Un fermo immagine tratto da un video della polizia mostra un momento dell'inchiesta della procura di Benevento sulla gestione di alcuni centri migranti
«In questa vicenda gli immigrati sono vittime di un sistema criminale, un’accoglienza barbarica, in condizioni disumane: costretti a vivere in tuguri, anche un ex pollaio, senza vestiti di ricambio e neppure la piccola somma del pocket money, pasti insufficienti e di pessima qualità, perfino latte annacquato, niente riscaldamento, a volte niente acqua né elettricità, addirittura in qualche caso senza materassi e coperte ». È durissimo il procuratore di Benevento, Aldo Policastro, nel descrivere quanto scoperto con l’operazione che ieri ha portato all’arresto di cinque persone, oltre a 36 indagati, tra le quali Paolo Di Donato, ex amministratore del consorzio Maleventum che gestisce 13 centri di accoglienza nel Sannio, con circa mille migranti, l’80% del totale della provincia.
Un indagato girava in Ferrari. Dal 2013 passato da 5mila euro a 6 milioni
L’imprenditore, ora ufficialmente consulente per tentare di mascherare le sue responsabilità, girava in Ferrari, mentre i richiedenti asilo facevano la fame. «Non è facile quantificare quanto risparmiasse per ogni persona – ci spiega ancora il procuratore – ma sicuramente era un ottimo guadagno. E in forte crescita. Nel 2013 riceveva 5mila euro dalla Prefettura, dopo tre anni era salito a 6 milioni. Con una buona accoglienza si può guadagnare il 20%, lui arrivava al 60%». Di Donato, sfogandosi in una conversazione telefonica, ammette di guadagnare anche 50mila euro al giorno sulla pelle dei migranti. «Io faccio l’imprenditore: mi occupo del sociale sì, ma non sono mica un prete, devo fare utili». E ne faceva tanti grazie a complicità istituzionali come ha scoperto l’inchiesta, durata tre anni, condotta dalla Digos e dai Carabinieri del Nucleo investigativo e del Nas, e coordinata dal procuratore, dall’aggiunto Giovanni Conzo, con la pm Filomena Rosa. Oltre a Di Donato, vero deus ex machina di gran parte del sistema di accoglienza in provincia, sono finiti agli arresti domiciliari Felice Panzone, dipendente della Prefettura, il carabiniere Salvatore Ruta, il dipendente della Procura, Giuseppe Pavone, l’imprenditore Angelo Collarile. Le ipotesi di reato sono truffa ai danni dello Stato, frode in pubbliche forniture, corruzione e rivelazione di segreti d’ufficio. Un sistema criminale che lucrava sulle assegnazioni pilotate dei migranti, sul sovraffollamento dei centri e sulla falsa attestazione di presenze degli ospiti, con la connivenza di alcuni pubblici dipendenti. In particolare, il funzionario Panzone, anche in occasione di una visita ispettiva da parte dei funzionari dell’Onu nei centri di accoglienza, avvisava i gestori con le parole in codice: «Passate la cera». Mentre il carabiniere e il dipendente della Procura passavano a Di Donato notizie sull’inchiesta.

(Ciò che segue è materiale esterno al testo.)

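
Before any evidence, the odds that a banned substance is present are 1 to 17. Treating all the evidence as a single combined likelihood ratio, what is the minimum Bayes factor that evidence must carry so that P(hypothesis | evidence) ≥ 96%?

Prior odds = 1/17.
Target odds = 0.96/0.04 = 24.
Required Bayes factor = 24 ÷ (1/17) = 408.

408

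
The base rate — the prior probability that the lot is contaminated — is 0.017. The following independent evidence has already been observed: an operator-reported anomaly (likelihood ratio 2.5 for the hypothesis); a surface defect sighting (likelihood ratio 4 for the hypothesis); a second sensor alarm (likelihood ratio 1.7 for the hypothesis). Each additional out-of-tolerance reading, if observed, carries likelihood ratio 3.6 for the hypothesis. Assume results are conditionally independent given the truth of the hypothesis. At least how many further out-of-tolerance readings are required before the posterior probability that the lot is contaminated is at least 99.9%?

Prior odds = 0.017/0.983 = 17/983.
Combined Bayes factor of the evidence already in hand = 2.5 × 4 × 1.7 = 17.
Odds after that evidence = (17/983) × 17 = 289/983.
Target odds = 0.999/0.001 = 999.
Need 3.6ⁿ ≥ 999 ÷ (289/983) = 982017/289.
3.6⁶ = 34012224/15625 falls short of 982017/289 but 3.6⁷ = 612220032/78125 reaches it, so n = 7.

7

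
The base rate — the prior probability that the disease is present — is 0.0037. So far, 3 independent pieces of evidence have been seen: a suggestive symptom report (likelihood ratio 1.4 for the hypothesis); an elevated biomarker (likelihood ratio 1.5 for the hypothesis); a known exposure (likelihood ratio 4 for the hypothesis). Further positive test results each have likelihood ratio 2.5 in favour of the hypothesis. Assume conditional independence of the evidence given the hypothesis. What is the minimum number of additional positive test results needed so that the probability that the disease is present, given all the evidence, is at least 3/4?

5

Prior odds = 0.0037/0.9963 = 37/9963.
Combined Bayes factor of the evidence already in hand = 1.4 × 1.5 × 4 = 8.4.
Odds after that evidence = (37/9963) × 8.4 = 518/16605.
Target odds = 0.75/0.25 = 3.
Need 2.5ⁿ ≥ 3 ÷ (518/16605) = 49815/518.
2.5⁴ = 39.0625 falls short of 49815/518 but 2.5⁵ = 97.65625 reaches it, so n = 5.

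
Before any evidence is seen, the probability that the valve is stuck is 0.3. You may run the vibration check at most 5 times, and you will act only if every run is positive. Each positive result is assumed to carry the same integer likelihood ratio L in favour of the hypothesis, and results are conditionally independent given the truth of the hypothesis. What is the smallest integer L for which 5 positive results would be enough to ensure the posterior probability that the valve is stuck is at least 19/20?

3

Prior odds = 0.3/0.7 = 3/7.
Target odds = 0.95/0.05 = 19.
Need L⁵ ≥ 19 ÷ (3/7) = 133/3.
2⁵ = 32 < 133/3 ≤ 243 = 3⁵, so L = 3.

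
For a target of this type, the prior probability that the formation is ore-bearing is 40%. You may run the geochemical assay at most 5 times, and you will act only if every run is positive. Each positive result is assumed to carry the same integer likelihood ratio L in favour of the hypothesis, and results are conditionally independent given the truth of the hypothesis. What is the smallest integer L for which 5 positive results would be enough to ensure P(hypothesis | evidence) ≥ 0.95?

Prior odds = 0.4/0.6 = 2/3.
Target odds = 0.95/0.05 = 19.
Need L⁵ ≥ 19 ÷ (2/3) = 28.5.
1⁵ = 1 < 28.5 ≤ 32 = 2⁵, so L = 2.

2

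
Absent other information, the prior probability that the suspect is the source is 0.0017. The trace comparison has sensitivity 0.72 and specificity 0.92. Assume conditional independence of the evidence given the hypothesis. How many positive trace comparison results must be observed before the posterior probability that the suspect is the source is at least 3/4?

4

Prior odds: 0.0017 ÷ 0.9983 = 17/9983.
False-positive rate = 1 − 0.92 = 0.08; likelihood ratio of a positive = 0.72/0.08 = 9.
Target posterior odds = 0.75/0.25 = 3.
Need (17/9983) × 9ⁿ ≥ 3, i.e. 9ⁿ ≥ 29949/17.
9³ = 729 falls short of 29949/17 but 9⁴ = 6561 reaches it, so n = 4.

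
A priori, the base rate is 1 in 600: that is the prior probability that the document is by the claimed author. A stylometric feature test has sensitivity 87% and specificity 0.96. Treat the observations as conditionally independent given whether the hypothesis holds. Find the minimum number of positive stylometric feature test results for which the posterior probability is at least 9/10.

Prior odds: (1/600) ÷ (599/600) = 1/599.
False-positive rate = 1 − 0.96 = 0.04; likelihood ratio of a positive = 0.87/0.04 = 21.75.
Target odds: 0.9 ÷ 0.1 = 9.
Require 21.75ⁿ ≥ 9 ÷ (1/599) = 5391.
21.75² = 473.0625 falls short of 5391 but 21.75³ = 658503/64 reaches it, so n = 3.

3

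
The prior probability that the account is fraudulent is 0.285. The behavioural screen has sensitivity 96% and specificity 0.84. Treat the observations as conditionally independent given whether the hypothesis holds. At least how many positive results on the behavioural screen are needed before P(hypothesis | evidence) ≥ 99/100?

4

Prior odds: 0.285 ÷ 0.715 = 57/143.
False-positive rate = 1 − 0.84 = 0.16; likelihood ratio of a positive = 0.96/0.16 = 6.
Target posterior odds = 0.99/0.01 = 99.
Need (57/143) × 6ⁿ ≥ 99, i.e. 6ⁿ ≥ 4719/19.
6³ = 216 falls short of 4719/19 but 6⁴ = 1296 reaches it, so n = 4.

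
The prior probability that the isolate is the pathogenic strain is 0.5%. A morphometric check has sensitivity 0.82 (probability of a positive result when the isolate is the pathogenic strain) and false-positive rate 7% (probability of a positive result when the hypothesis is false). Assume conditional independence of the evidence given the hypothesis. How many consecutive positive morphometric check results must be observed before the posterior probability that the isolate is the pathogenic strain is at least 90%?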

I magistrati: colpisce la permeabilità della pubblica amministrazione
«Quello che colpisce in questa inchiesta – hanno detto i magistrati – è la permeabilità della pubblica amministrazione». Ma il procuratore va anche oltre. «Nel 2014 la direttiva politica era 'arrivano i migranti, dobbiamo piazzarli da qualche parte, ficcateli dove volete'. È la stessa filosofia che sta dietro la gestione dei rifiuti. Sono troppi, fate un buco e buttateli dentro. Rifiuti e uomini. La logica è uguale. È l’impostazione complessiva che ha facilitato queste situazioni. Una sistemazione ad ogni costo nella logica emergenziale. Nascondere il problema, affrontarlo senza i parametri di civiltà. Si delega in bianco a gogò e così si inserisce chi vuol solo fare affari». Ai giornalisti che chiedono se l’inchiesta confermi le affermazioni del ministro Salvini sul business legato ai migranti, Policastro e Conzo replicano: «La Procura si occupa di reati, non di politica ». Poi il procuratore ci spiega ancora: «Come sempre noi interveniamo sulla patologia e facciamo prevenzione sul futuro. Il resto compete al meccanismo virtuoso dell’amministrazione. Altrimenti si inseriscono furbi e delinquenti». Non solo gli arrestati di ieri. L’inchiesta è tutt’altro che finita.